İddianamede, sanık Alabora'nın Gezi odaklı eylemler sırasında yaptığı röportajlar konuşmalar ve sosyal medya paylaşımlarına da yer verildi.

- "İşimiz var, devrim yapacağız"

Sanıklardan Ayşe Mücella Yapıcı'nın da Ayşe Mücella Yapıcı'nın sorumlu olduğu Taksim Dayanışması Twitter adresinden Gezi kalkışmasında halkın sokağa çıkması, eylemlere katılması için yoğun çağrılar yapıldığı anlatılarak, sanığın kışkırtıcı ve provakatif söylemlerde bulunarak devletin güvenlik güçlerine yönelik aşağılayıcı paylaşımlarda bulunduğu kaydedildi.

Yapıcı'nın Taksim Dayanışmasının basın açıklamalarında aynı şekilde yönlendirmeler ve çağrılar yaptığı anlatılarak, sanığın Gezi kalkışmasıyla ilgili birçok görüşmesinde "İşimiz var, devrim yapacağız." dediği aktarıldı.

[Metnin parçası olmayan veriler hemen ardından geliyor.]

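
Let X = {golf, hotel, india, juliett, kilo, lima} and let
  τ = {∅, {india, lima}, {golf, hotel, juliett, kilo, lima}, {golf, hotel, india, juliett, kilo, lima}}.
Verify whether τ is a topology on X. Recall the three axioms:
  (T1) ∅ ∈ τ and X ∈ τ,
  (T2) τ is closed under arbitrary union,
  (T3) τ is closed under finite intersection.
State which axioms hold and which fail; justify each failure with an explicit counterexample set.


τ is NOT a topology on X.

Axiom (T1): ∅ ∈ τ? Yes; X ∈ τ? Yes.
Axiom (T2/T3): check pairwise unions and intersections of members of τ.
Counterexample for (T3): {india, lima} ∩ {golf, hotel, juliett, kilo, lima} = {lima} ∉ τ. Therefore τ is NOT a topology.


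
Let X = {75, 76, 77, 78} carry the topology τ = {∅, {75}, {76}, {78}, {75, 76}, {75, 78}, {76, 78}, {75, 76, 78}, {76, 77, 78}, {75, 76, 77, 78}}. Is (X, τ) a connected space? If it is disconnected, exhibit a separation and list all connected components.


(X, τ) is disconnected; components = [{75}, {76, 77, 78}].

Find clopen sets (U ∈ τ with X ∖ U ∈ τ):
  U = ∅, X ∖ U = {75, 76, 77, 78} — both open, so U is clopen.
  U = {75}, X ∖ U = {76, 77, 78} — both open, so U is clopen.
  U = {76, 77, 78}, X ∖ U = {75} — both open, so U is clopen.
  U = {75, 76, 77, 78}, X ∖ U = ∅ — both open, so U is clopen.
Nontrivial clopen(s) exist: e.g. {75}. So (X, τ) is disconnected.
Compute connected components by grouping points that agree on all clopens:
  component: {75}
  component: {76, 77, 78}


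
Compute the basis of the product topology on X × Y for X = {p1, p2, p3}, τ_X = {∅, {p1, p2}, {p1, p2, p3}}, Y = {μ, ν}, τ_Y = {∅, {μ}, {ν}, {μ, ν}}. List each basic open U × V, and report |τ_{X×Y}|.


Basis B = {∅ × ∅, {p1, p2} × {μ}, {p1, p2} × {ν}, {p1, p2, p3} × {μ}, {p1, p2, p3} × {ν}, {p1, p2} × {μ, ν}, {p1, p2, p3} × {μ, ν}}; |τ_{X×Y}| = 9.

Enumerate products U × V with U ∈ τ_X, V ∈ τ_Y (deduplicated):
  ∅ × ∅ = {} (∅)
  {p1, p2} × {μ} = {(p1,μ), (p2,μ)}
  {p1, p2} × {ν} = {(p1,ν), (p2,ν)}
  {p1, p2, p3} × {μ} = {(p1,μ), (p2,μ), (p3,μ)}
  {p1, p2, p3} × {ν} = {(p1,ν), (p2,ν), (p3,ν)}
  {p1, p2} × {μ, ν} = {(p1,μ), (p1,ν), (p2,μ), (p2,ν)}
  {p1, p2, p3} × {μ, ν} = {(p1,μ), (p1,ν), (p2,μ), (p2,ν), (p3,μ), (p3,ν)}
These 7 distinct sets form the basis B.
Close under arbitrary unions to get τ_{X×Y}; counting gives |τ_{X×Y}| = 9.


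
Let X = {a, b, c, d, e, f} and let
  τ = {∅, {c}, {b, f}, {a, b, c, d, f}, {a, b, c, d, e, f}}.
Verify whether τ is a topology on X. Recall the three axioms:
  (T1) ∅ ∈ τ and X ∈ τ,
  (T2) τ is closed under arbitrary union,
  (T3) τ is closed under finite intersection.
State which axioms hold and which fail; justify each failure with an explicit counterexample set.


τ is NOT a topology on X.

Axiom (T1): ∅ ∈ τ? Yes; X ∈ τ? Yes.
Axiom (T2/T3): check pairwise unions and intersections of members of τ.
Counterexample for (T2): {c} ∪ {b, f} = {b, c, f} ∉ τ. Therefore τ is NOT a topology.


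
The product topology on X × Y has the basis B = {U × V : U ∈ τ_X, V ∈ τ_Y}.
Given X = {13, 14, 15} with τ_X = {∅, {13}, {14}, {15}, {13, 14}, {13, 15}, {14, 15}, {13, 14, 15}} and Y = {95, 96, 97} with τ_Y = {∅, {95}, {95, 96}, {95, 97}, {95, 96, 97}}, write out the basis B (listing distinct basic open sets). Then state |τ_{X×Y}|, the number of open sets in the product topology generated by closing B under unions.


Basis B = {∅ × ∅, {13} × {95}, {14} × {95}, {15} × {95}, {13} × {95, 96}, {13} × {95, 97}, {13, 14} × {95}, {13, 15} × {95}, {14} × {95, 96}, {14} × {95, 97}, {14, 15} × {95}, {15} × {95, 96}, {15} × {95, 97}, {13} × {95, 96, 97}, {13, 14, 15} × {95}, {14} × {95, 96, 97}, {15} × {95, 96, 97}, {13, 14} × {95, 96}, {13, 15} × {95, 96}, {13, 14} × {95, 97}, {13, 15} × {95, 97}, {14, 15} × {95, 96}, {14, 15} × {95, 97}, {13, 14} × {95, 96, 97}, {13, 15} × {95, 96, 97}, {13, 14, 15} × {95, 96}, {13, 14, 15} × {95, 97}, {14, 15} × {95, 96, 97}, {13, 14, 15} × {95, 96, 97}}; |τ_{X×Y}| = 125.

Enumerate products U × V with U ∈ τ_X, V ∈ τ_Y (deduplicated):
  ∅ × ∅ = {} (∅)
  {13} × {95} = {(13,95)}
  {14} × {95} = {(14,95)}
  {15} × {95} = {(15,95)}
  {13} × {95, 96} = {(13,95), (13,96)}
  {13} × {95, 97} = {(13,95), (13,97)}
  {13, 14} × {95} = {(13,95), (14,95)}
  {13, 15} × {95} = {(13,95), (15,95)}
  {14} × {95, 96} = {(14,95), (14,96)}
  {14} × {95, 97} = {(14,95), (14,97)}
  {14, 15} × {95} = {(14,95), (15,95)}
  {15} × {95, 96} = {(15,95), (15,96)}
  {15} × {95, 97} = {(15,95), (15,97)}
  {13} × {95, 96, 97} = {(13,95), (13,96), (13,97)}
  {13, 14, 15} × {95} = {(13,95), (14,95), (15,95)}
  {14} × {95, 96, 97} = {(14,95), (14,96), (14,97)}
  {15} × {95, 96, 97} = {(15,95), (15,96), (15,97)}
  {13, 14} × {95, 96} = {(13,95), (13,96), (14,95), (14,96)}
  {13, 15} × {95, 96} = {(13,95), (13,96), (15,95), (15,96)}
  {13, 14} × {95, 97} = {(13,95), (13,97), (14,95), (14,97)}
  {13, 15} × {95, 97} = {(13,95), (13,97), (15,95), (15,97)}
  {14, 15} × {95, 96} = {(14,95), (14,96), (15,95), (15,96)}
  {14, 15} × {95, 97} = {(14,95), (14,97), (15,95), (15,97)}
  {13, 14} × {95, 96, 97} = {(13,95), (13,96), (13,97), (14,95), (14,96), (14,97)}
  {13, 15} × {95, 96, 97} = {(13,95), (13,96), (13,97), (15,95), (15,96), (15,97)}
  {13, 14, 15} × {95, 96} = {(13,95), (13,96), (14,95), (14,96), (15,95), (15,96)}
  {13, 14, 15} × {95, 97} = {(13,95), (13,97), (14,95), (14,97), (15,95), (15,97)}
  {14, 15} × {95, 96, 97} = {(14,95), (14,96), (14,97), (15,95), (15,96), (15,97)}
  {13, 14, 15} × {95, 96, 97} = {(13,95), (13,96), (13,97), (14,95), (14,96), (14,97), (15,95), (15,96), (15,97)}
These 29 distinct sets form the basis B.
Close under arbitrary unions to get τ_{X×Y}; counting gives |τ_{X×Y}| = 125.


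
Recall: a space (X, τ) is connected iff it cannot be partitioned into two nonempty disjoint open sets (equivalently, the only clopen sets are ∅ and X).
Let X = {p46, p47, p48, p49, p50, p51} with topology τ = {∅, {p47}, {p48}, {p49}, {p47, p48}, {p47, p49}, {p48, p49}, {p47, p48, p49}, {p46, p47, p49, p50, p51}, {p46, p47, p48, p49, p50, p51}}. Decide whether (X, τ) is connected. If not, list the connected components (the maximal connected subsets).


(X, τ) is disconnected; components = [{p48}, {p46, p47, p49, p50, p51}].

Find clopen sets (U ∈ τ with X ∖ U ∈ τ):
  U = ∅, X ∖ U = {p46, p47, p48, p49, p50, p51} — both open, so U is clopen.
  U = {p48}, X ∖ U = {p46, p47, p49, p50, p51} — both open, so U is clopen.
  U = {p46, p47, p49, p50, p51}, X ∖ U = {p48} — both open, so U is clopen.
  U = {p46, p47, p48, p49, p50, p51}, X ∖ U = ∅ — both open, so U is clopen.
Nontrivial clopen(s) exist: e.g. {p48}. So (X, τ) is disconnected.
Compute connected components by grouping points that agree on all clopens:
  component: {p48}
  component: {p46, p47, p49, p50, p51}


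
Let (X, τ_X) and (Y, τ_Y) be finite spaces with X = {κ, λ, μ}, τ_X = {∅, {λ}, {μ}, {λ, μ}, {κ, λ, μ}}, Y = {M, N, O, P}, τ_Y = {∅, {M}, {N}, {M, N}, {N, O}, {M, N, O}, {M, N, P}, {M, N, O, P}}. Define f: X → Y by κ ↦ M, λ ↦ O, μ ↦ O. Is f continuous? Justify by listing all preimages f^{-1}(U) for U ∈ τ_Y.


f is NOT continuous.

Compute f^{-1}(U) for each U ∈ τ_Y:
  U = ∅: f^{-1}(U) = ∅ ∈ τ_X ✓.
  U = {M}: f^{-1}(U) = {κ} ∉ τ_X ✗.
  U = {N}: f^{-1}(U) = ∅ ∈ τ_X ✓.
  U = {M, N}: f^{-1}(U) = {κ} ∉ τ_X ✗.
  U = {N, O}: f^{-1}(U) = {λ, μ} ∈ τ_X ✓.
  U = {M, N, O}: f^{-1}(U) = {κ, λ, μ} ∈ τ_X ✓.
  U = {M, N, P}: f^{-1}(U) = {κ} ∉ τ_X ✗.
  U = {M, N, O, P}: f^{-1}(U) = {κ, λ, μ} ∈ τ_X ✓.
Found U = {M} with f^{-1}(U) = {κ} not in τ_X. Therefore f is NOT continuous.


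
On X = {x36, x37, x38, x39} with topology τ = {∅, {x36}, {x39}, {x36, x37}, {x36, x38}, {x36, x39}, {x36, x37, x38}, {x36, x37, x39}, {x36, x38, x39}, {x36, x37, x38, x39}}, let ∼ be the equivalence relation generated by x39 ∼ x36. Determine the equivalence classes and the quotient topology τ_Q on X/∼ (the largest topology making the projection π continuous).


X/∼ = {[x36=x39], [x37], [x38]}; |τ_Q| = 5.

Equivalence classes: [x36=x39], [x37], [x38].
Quotient map π: X → X/∼ sends x36 ↦ [x36=x39], x37 ↦ [x37], x38 ↦ [x38], x39 ↦ [x36=x39].
For each subset V ⊆ X/∼, compute π^{-1}(V) ⊆ X and check whether π^{-1}(V) ∈ τ. V is open in τ_Q iff π^{-1}(V) ∈ τ.
  V = {}: π^{-1}(V) = ∅ ∈ τ ✓.
  V = {[x36=x39]}: π^{-1}(V) = {x36, x39} ∈ τ ✓.
  V = {[x37]}: π^{-1}(V) = {x37} ∉ τ ✗.
  V = {[x36=x39], [x37]}: π^{-1}(V) = {x36, x37, x39} ∈ τ ✓.
  V = {[x38]}: π^{-1}(V) = {x38} ∉ τ ✗.
  V = {[x36=x39], [x38]}: π^{-1}(V) = {x36, x38, x39} ∈ τ ✓.
  V = {[x37], [x38]}: π^{-1}(V) = {x37, x38} ∉ τ ✗.
  V = {[x36=x39], [x37], [x38]}: π^{-1}(V) = {x36, x37, x38, x39} ∈ τ ✓.
Open sets in the quotient: τ_Q = {{}, {[x36=x39]}, {[x36=x39], [x37]}, {[x36=x39], [x38]}, {[x36=x39], [x37], [x38]}} (5 elements).


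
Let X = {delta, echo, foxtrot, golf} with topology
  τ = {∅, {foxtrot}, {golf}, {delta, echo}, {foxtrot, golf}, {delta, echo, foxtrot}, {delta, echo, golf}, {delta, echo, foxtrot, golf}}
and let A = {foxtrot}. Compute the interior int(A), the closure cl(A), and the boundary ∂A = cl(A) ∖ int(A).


int(A) = {foxtrot}, cl(A) = {foxtrot}, ∂A = ∅.

Closed sets in (X, τ) are complements of opens:
  closed(X, τ) = {∅, {foxtrot}, {golf}, {delta, echo}, {foxtrot, golf}, {delta, echo, foxtrot}, {delta, echo, golf}, {delta, echo, foxtrot, golf}}.
int(A) = ⋃ {U ∈ τ : U ⊆ A}. Opens contained in A: ∅, {foxtrot}.
Taking the union of these: int(A) = {foxtrot}.
cl(A) = ⋂ {C closed : A ⊆ C}. Closed sets containing A: {foxtrot}, {foxtrot, golf}, {delta, echo, foxtrot}, {delta, echo, foxtrot, golf}.
Intersecting these: cl(A) = {foxtrot}.
∂A = cl(A) ∖ int(A) = {foxtrot} ∖ {foxtrot} = ∅.


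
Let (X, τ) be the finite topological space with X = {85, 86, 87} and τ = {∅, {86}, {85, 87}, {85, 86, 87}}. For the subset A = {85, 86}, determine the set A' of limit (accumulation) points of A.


A' = {87}

For each x ∈ X, list the open sets U ∈ τ with x ∈ U, then check whether U ∩ (A ∖ {x}) ≠ ∅ for every such U.
  x = 85: open {85, 87} ∋ x has {85, 87} ∩ (A ∖ {85}) = ∅, so x is NOT a limit point.
  x = 86: open {86} ∋ x has {86} ∩ (A ∖ {86}) = ∅, so x is NOT a limit point.
  x = 87: opens ∋ x are {85, 87}, {85, 86, 87}; each meets A ∖ {87}, so x IS a limit point.
Collecting: A' = {87}.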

İddianamede, sanık Yapıcı'nın Gezi Parkı odaklı eylemler sırasında yaptığı basın açıklamaları ve fotoğrafları ile iletişim tespit tutanaklarındaki bazı konuşmalarına da yer verildi.

- Can Dündar

Firari sanıklardan Can Dündar'ın Gezi kalkışmasının Türkiye'ye yaygınlaştırılması ve devamlılığının sağlanması amacıyla televizyon kanalı ve internet sitesi kurulması faaliyetleriyle ilgili Yol TV'nin alınması yönünde çalışmalar ve görüşmeler yaptığının anlaşıldığı belirtilerek, sosyal medya paylaşımlarında, Gezi kalkışmasıyla ilgili provokatif paylaşımlarının bulunduğu anlatıldı.

İddianamede, Memet Ali Alabora, Can Dündar ve arkadaşlarının Mehmet Osman Kavala'nın yönlendirmeleri doğrultusunda olayların örgütlenmesini gerçekleştirdiklerinin anlaşıldığı vurgulandı.

İddianamede, sanık Dündar'ın eylemlerin başında provokasyon amacıyla yaptığı "Gerekirse gidip o TOMA'ların önüne yatacağım başka yolu yok" başlıklı konuşmasında insanları galeyana getirmeye ve yönlendirmeye çalıştığı ifade edilerek, olayları engellemeye çalışan emniyet mensuplarına yönelik olay yerinde bulunan terör örgütü mensuplarının direncini artırmaya çalıştığı, organizasyon içerisinde kendisine verilen "etki ajanlığı" görev ve faaliyetini yürüttüğünün anlaşıldığı kaydedildi.

Sanık Can Dündar'ın telefon görüşmesinde, "Türkiye'de oradaki örgütlenmeyi diri tutacak bir tür profesyonel desteğe ihtiyaçları var. Bizim de hani profesyonel bir şey kadro var ve bunu buna çatı olacak finans sağlayacak yapıya ihtiyacımız var." şeklinde ifadeler kullandığının tespit edildiği anlatıldı.

İddianamede, Can Dündar'ın bu konuşmayla eylemleri yayma ve uluslararası kamuoyunu yönlendirme faaliyetini yürüttüğünün tespit edildiği vurgulanarak, elde edilen tüm deliller birlikte değerlendirildiğinde Mehmet Osman Kavala'nın bir kısım medya mensupları ile irtibata geçerek yeni bir medya yapılanması içerisine girmeye çalıştığı belirlendiği kaydedildi.